By Julia Lynn Rubin July 11th, 2014

Writer’s block has been plaguing award-winning novelists and journalists for centuries, and recommended remedies range from the seemingly simple (“Just write whatever comes to mind!”) to the absurd (“Try standing on your head and writing upside down!”).

Here we’ll be exploring the latter, with absurd words of wisdom from some of the most prolific wordsmiths in the world. Perhaps their ridiculous suggestions will help you on your way to free-flowing ideas and maybe, just maybe, put an end to your writer’s block.

Maya Angelou and absurdist children’s poetry

Maya Angelou took the simple idea of writing whatever comes to mind to the next level. “I may write for two weeks ‘the cat sat on the mat, that is that, not a rat.’ And it might be just the most boring and awful stuff,” she said. “But I try. When I’m writing, I write. And then it’s as if the muse is convinced that I’m serious and says, ‘Okay. Okay. I’ll come.’”

It’s hard to imagine the same person who wrote I Know Why the Caged Bird Sings started out with the idea that a mat is not a rat, but every writer needs to find a way to tease out the good stuff, even if the first draft is more Dr. Seuss than Dostoyevsky.

George Plimpton and love letters

While we love Maya Angelou’s suggestion, it’s difficult to pen four pages of nursery rhymes with an editor breathing down your neck. That’s why George Plimpton heeded the advice John Steinbeck once gave him at a party.

Steinbeck told Plimpton to “pretend that you’re writing not to your editor or to an audience or to a readership, but to someone close, like your sister, or your mother, or someone that you like.” That advice didn’t seem too peculiar until Plimpton put it into practice.

At the time, Plimpton was head over heels for the actress Jean Seberg. His article, which had nothing to do with Seberg, ended up beginning with “Dear Jean…” and Harper’s Magazine published the piece, much to Plimpton’s surprise.

You may not want to turn every piece of your prose into a love letter, but directing your words to someone you care about will help you write more freely and honestly.
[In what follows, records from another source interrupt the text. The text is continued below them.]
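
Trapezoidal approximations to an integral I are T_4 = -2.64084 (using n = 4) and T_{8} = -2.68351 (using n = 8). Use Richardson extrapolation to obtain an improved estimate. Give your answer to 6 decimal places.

-2.697733

R = (4·T_{8} − T_4) / 3 = (4·(-2.68351) − (-2.64084))/3 = (-8.09320)/3 = -2.697733.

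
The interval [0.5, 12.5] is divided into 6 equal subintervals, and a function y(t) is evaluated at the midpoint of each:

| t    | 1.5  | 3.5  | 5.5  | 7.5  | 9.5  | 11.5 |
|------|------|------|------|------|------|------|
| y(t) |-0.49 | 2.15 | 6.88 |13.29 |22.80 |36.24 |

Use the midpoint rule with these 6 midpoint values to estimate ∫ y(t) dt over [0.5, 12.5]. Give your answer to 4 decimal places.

161.7400

h = 2, n = 6.
h·[y(m₁) + y(m₂) + y(m₃) + y(m₄) + y(m₅) + y(m₆)] = 2·(80.87) = 161.7400.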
And maybe get you into Harper’s. Maybe.

Laurence Sterne and 1760s swag

If wearing exercise clothing can subconsciously inspire you to hit the gym, why can’t your finest attire inspire literary greatness?
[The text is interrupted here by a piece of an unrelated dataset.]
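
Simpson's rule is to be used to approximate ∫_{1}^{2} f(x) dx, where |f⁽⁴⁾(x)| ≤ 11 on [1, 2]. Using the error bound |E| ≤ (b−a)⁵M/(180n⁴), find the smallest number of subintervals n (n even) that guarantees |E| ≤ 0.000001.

16

Need 11/(180n⁴) ≤ 0.000001.
n⁴ ≥ 11/(180·0.000001) = 61111.1 ⇒ n ≥ 15.7228, so the smallest even n is 16. (n must be even for Simpson's rule.)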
When Laurence Sterne was hit with the block in the 18th century, he quickly shaved off his beard, changed his shirt and coat, sent for a “better wig,” put on his topaz ring, and dressed “after his best fashion.”

So, dress for success. Or something like that.
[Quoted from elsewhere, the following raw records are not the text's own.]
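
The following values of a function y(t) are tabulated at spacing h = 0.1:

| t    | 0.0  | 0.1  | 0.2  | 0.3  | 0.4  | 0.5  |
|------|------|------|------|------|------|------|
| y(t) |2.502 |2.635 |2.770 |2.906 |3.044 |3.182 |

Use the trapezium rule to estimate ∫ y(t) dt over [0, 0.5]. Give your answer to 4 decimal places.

h = 0.1, n = 5.
(h/2)·[y₀ + 2y₁ + 2y₂ + 2y₃ + 2y₄ + y₅] = 0.05·(28.394) = 1.4197.

1.4197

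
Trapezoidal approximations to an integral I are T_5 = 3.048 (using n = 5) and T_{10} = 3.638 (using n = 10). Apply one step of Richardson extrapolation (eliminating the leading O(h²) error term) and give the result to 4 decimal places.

3.8347

R = (4·T_{10} − T_5) / 3 = (4·3.638 − 3.048)/3 = (11.504)/3 = 3.8347.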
Jonathan Franzen and sensory deprivation

To tune out noisy distractions, most people turn off the TV; Jonathan Franzen sound-proofs his brain. He actually wears noise-canceling headphones over earplugs and listens to pink noise while he writes. And if you thought that was a little much, he also disables games on his computer and seals the ethernet port. When working on The Corrections, he even wrote blindfolded.

These tactics are extreme, but if it meant selling millions of novels, most writers wouldn’t just work blindfolded, they’d probably trade away their eyesight altogether.

Roald Dahl and cocooning

When writing children’s classics The BFG and Matilda, Roald Dahl brought out his inner child. He would climb into a cozy sleeping bag before penning his masterpieces. And then, as Dahl’s biographer described, the routine turned oddly technical: “He steps into a sleeping bag, pulls it up to his waist and settles himself in a faded wing-backed armchair. His feet he rests on a battered traveling case full of logs. This is roped to the legs of the armchair so it’s always at a perfect distance.”

So whether you want to change a wig or live in a sleeping bag, just know great writers seem to have their own weird ways that help get creative juices flowing. You may be shaking your head now (since you don’t have to worry about your wig falling off), but if one of these methods becomes the key to your editorial success, you can always thank us later.